Climate change and the UN
Nice words
Sep 23rd 2009 | NEW YORK
From Economist.com
Leaders offer little of substance at the latest climate change gathering in New York
JUST over 70 days to go and there is miserably little progress yet. The outlook for the global summit on climate change to be held in Copenhagen in December is uncertain. The current version of the draft outcome document for the meeting is hundreds of pages long, with thousands of passages in brackets representing points of disagreement. Climate-watchers are steadily lowering their expectations. They had hoped that activities this week in New York, scheduled around the UN General Assembly, might move things forward. So far there is little to cheer.
A speech by Barack Obama on Tuesday September 22nd was eagerly awaited. He acknowledged that America—which failed to ratify the Kyoto protocol, encouraging industrialised countries to cut emissions of greenhouse gases—has some catching up to do. He made clear the dangers of rapid climate change, urging the world to act “boldly, swiftly and together” to avert an “irreversible catastrophe”. But he offered little that was practical or specific, beyond noting that America would start measuring its greenhouse-gas emissions more exactly, to better assess what progress is being made. He struck an urgent tone but there was little punch to the speech. A spokesman for Oxfam, an aid agency, responded ruefully that someone had “switched the coffee to decaf at today’s UN climate summit”.
To some extent Mr Obama was upstaged by China’s president, Hu Jintao, who at least offered some specific details of steps that his country is taking.

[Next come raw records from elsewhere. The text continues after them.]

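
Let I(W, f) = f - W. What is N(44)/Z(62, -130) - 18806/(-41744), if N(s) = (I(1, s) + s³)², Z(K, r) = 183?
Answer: 50535575904679/1273192 ≈ 3.9692e+7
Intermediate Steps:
N(s) = (-1 + s + s³)² (N(s) = ((s - 1*1) + s³)² = ((s - 1) + s³)² = ((-1 + s) + s³)² = (-1 + s + s³)²)
N(44)/Z(62, -130) - 18806/(-41744) = (-1 + 44 + 44³)²/183 - 18806/(-41744) = (-1 + 44 + 85184)²*(1/183) - 18806*(-1/41744) = 85227²*(1/183) + 9403/20872 = 7263641529*(1/183) + 9403/20872 = 2421213843/61 + 9403/20872 = 50535575904679/1273192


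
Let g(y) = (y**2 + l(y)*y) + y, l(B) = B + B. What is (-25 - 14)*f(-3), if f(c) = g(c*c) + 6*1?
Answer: -10062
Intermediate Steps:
l(B) = 2*B
g(y) = y + 3*y**2 (g(y) = (y**2 + (2*y)*y) + y = (y**2 + 2*y**2) + y = 3*y**2 + y = y + 3*y**2)
f(c) = 6 + c**2*(1 + 3*c**2) (f(c) = (c*c)*(1 + 3*(c*c)) + 6*1 = c**2*(1 + 3*c**2) + 6 = 6 + c**2*(1 + 3*c**2))
(-25 - 14)*f(-3) = (-25 - 14)*(6 + (-3)**2 + 3*(-3)**4) = -39*(6 + 9 + 3*81) = -39*(6 + 9 + 243) = -39*258 = -10062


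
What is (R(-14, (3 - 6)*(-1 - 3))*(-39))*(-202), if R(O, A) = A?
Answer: 94536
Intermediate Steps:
(R(-14, (3 - 6)*(-1 - 3))*(-39))*(-202) = (((3 - 6)*(-1 - 3))*(-39))*(-202) = (-3*(-4)*(-39))*(-202) = (12*(-39))*(-202) = -468*(-202) = 94536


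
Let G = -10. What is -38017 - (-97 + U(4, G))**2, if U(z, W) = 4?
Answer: -46666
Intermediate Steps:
-38017 - (-97 + U(4, G))**2 = -38017 - (-97 + 4)**2 = -38017 - 1*(-93)**2 = -38017 - 1*8649 = -38017 - 8649 = -46666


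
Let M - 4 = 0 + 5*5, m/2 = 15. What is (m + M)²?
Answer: 3481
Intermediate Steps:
m = 30 (m = 2*15 = 30)
M = 29 (M = 4 + (0 + 5*5) = 4 + (0 + 25) = 4 + 25 = 29)
(m + M)² = (30 + 29)² = 59² = 3481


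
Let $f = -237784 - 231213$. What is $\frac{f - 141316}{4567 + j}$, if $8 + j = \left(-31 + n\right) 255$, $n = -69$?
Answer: $\frac{610313}{20941} \approx 29.144$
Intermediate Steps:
$f = -468997$
$j = -25508$ ($j = -8 + \left(-31 - 69\right) 255 = -8 - 25500 = -25508$)
$\frac{f - 141316}{4567 + j} = \frac{-468997 - 141316}{4567 - 25508} = - \frac{610313}{-20941} = \left(-610313\right) \left(- \frac{1}{20941}\right) = \frac{610313}{20941}$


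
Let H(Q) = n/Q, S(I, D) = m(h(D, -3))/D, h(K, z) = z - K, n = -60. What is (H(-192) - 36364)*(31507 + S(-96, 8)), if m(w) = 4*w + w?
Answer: -146618969819/128 ≈ -1.1455e+9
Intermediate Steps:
m(w) = 5*w
S(I, D) = (-15 - 5*D)/D (S(I, D) = (5*(-3 - D))/D = (-15 - 5*D)/D)
H(Q) = -60/Q
(H(-192) - 36364)*(31507 + S(-96, 8)) = (-60/(-192) - 36364)*(31507 + (-5 - 15/8)) = (-60*(-1/192) - 36364)*(31507 + (-5 - 15*⅛)) = (5/16 - 36364)*(31507 + (-5 - 15/8)) = -581819*(31507 - 55/8)/16 = -581819/16*252001/8 = -146618969819/128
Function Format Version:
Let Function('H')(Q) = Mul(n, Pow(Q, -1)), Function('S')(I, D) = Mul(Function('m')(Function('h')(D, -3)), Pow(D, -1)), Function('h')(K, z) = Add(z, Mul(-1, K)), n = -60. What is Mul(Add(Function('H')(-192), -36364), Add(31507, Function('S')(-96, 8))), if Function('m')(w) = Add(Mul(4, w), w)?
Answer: Rational(-146618969819, 128) ≈ -1.1455e+9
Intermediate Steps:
Function('m')(w) = Mul(5, w)
Function('S')(I, D) = Mul(Pow(D, -1), Add(-15, Mul(-5, D))) (Function('S')(I, D) = Mul(Mul(5, Add(-3, Mul(-1, D))), Pow(D, -1)) = Mul(Add(-15, Mul(-5, D)), Pow(D, -1)) = Mul(Pow(D, -1), Add(-15, Mul(-5, D))))
Function('H')(Q) = Mul(-60, Pow(Q, -1))
Mul(Add(Function('H')(-192), -36364), Add(31507, Function('S')(-96, 8))) = Mul(Add(Mul(-60, Pow(-192, -1)), -36364), Add(31507, Add(-5, Mul(-15, Pow(8, -1))))) = Mul(Add(Mul(-60, Rational(-1, 192)), -36364), Add(31507, Add(-5, Mul(-15, Rational(1, 8))))) = Mul(Add(Rational(5, 16), -36364), Add(31507, Add(-5, Rational(-15, 8)))) = Mul(Rational(-581819, 16), Add(31507, Rational(-55, 8))) = Mul(Rational(-581819, 16), Rational(252001, 8)) = Rational(-146618969819, 128)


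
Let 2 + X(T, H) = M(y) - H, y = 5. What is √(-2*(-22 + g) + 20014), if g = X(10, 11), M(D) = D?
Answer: √20074 ≈ 141.68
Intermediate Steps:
X(T, H) = 3 - H (X(T, H) = -2 + (5 - H) = 3 - H)
g = -8 (g = 3 - 1*11 = 3 - 11 = -8)
√(-2*(-22 + g) + 20014) = √(-2*(-22 - 8) + 20014) = √(-2*(-30) + 20014) = √(60 + 20014) = √20074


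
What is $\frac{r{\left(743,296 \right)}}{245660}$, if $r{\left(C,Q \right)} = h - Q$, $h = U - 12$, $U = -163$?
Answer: $- \frac{471}{245660} \approx -0.0019173$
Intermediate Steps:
$h = -175$ ($h = -163 - 12 = -175$)
$r{\left(C,Q \right)} = -175 - Q$
$\frac{r{\left(743,296 \right)}}{245660} = \frac{-175 - 296}{245660} = \left(-175 - 296\right) \frac{1}{245660} = \left(-471\right) \frac{1}{245660} = - \frac{471}{245660}$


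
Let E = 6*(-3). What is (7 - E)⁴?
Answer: 390625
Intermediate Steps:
E = -18
(7 - E)⁴ = (7 - 1*(-18))⁴ = (7 + 18)⁴ = 25⁴ = 390625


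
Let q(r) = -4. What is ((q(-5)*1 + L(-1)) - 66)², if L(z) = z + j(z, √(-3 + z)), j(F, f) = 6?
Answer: 4225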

He described how, in China’s five-year economic plan from 2006-2010, the country has set itself targets of energy intensity—the energy required to produce a unit of GDP. Mr Hu says that China will go further in the coming years, by trying to cut the carbon emissions per dollar of GDP produced, for example by developing renewable and nuclear energy. “We will endeavour to increase the share of non-fossil fuels in primary energy consumption to around 15% by 2020”, he said. He also touted plans to extend an existing reforestation programme: 18%, or 175m hectares, of Chinese land is forested today; the government wants to see another 40m hectares added by 2020. China is now the world’s biggest greenhouse-gas emitter, and its emissions are rising rapidly as its economy grows. Mr Hu wants to show the world that he is taking concerns about the climate seriously.
However the Chinese president did not offer hard targets on the main issue, carbon intensity, only promising a reduction by a “notable amount”. As long as China continues to add coal-fired power at an alarming rate, Mr Hu’s promises will not satisfy those who worry that global carbon emissions are growing too quickly. Nor is his speech likely to be enough to convince sceptics in America’s Congress who want China to commit to hard targets before—or at least at the same time as—America does.
The cap-and-trade bill in Congress offers a target that many Europeans consider to be weak—a 17% reduction in emissions on 2005 levels by 2020. But even that is imperilled by almost total Republican opposition, and the nervousness of moderate Democrats in vulnerable electoral districts.
Whatever Mr Obama’s personal commitment to doing something about climate change, he has a limited ability to enforce new policies. He has the power to do some things by executive decision, and has done so with efficiency standards on light bulbs and cars. And a 2007 court decision has ruled that the Environmental Protection Agency can directly regulate greenhouse-gas emissions which are considered an “endangerment”, a power that Mr Obama has threatened to use. But all sides in America agree that legislation would be more comprehensive than an executive order.
But the slow progress of the bill through Congress has foreign partners running out of patience with the excuse that the health-care bill must come first, or that Congress really is complex. America must move at the same time as other economies, rich and poor alike, a dilemma Scott Barrett, an economist at Columbia University, calls the “biggest collective-action problem in human history”. The lack of pace of cap-and-trade in the Senate is an ominous sign.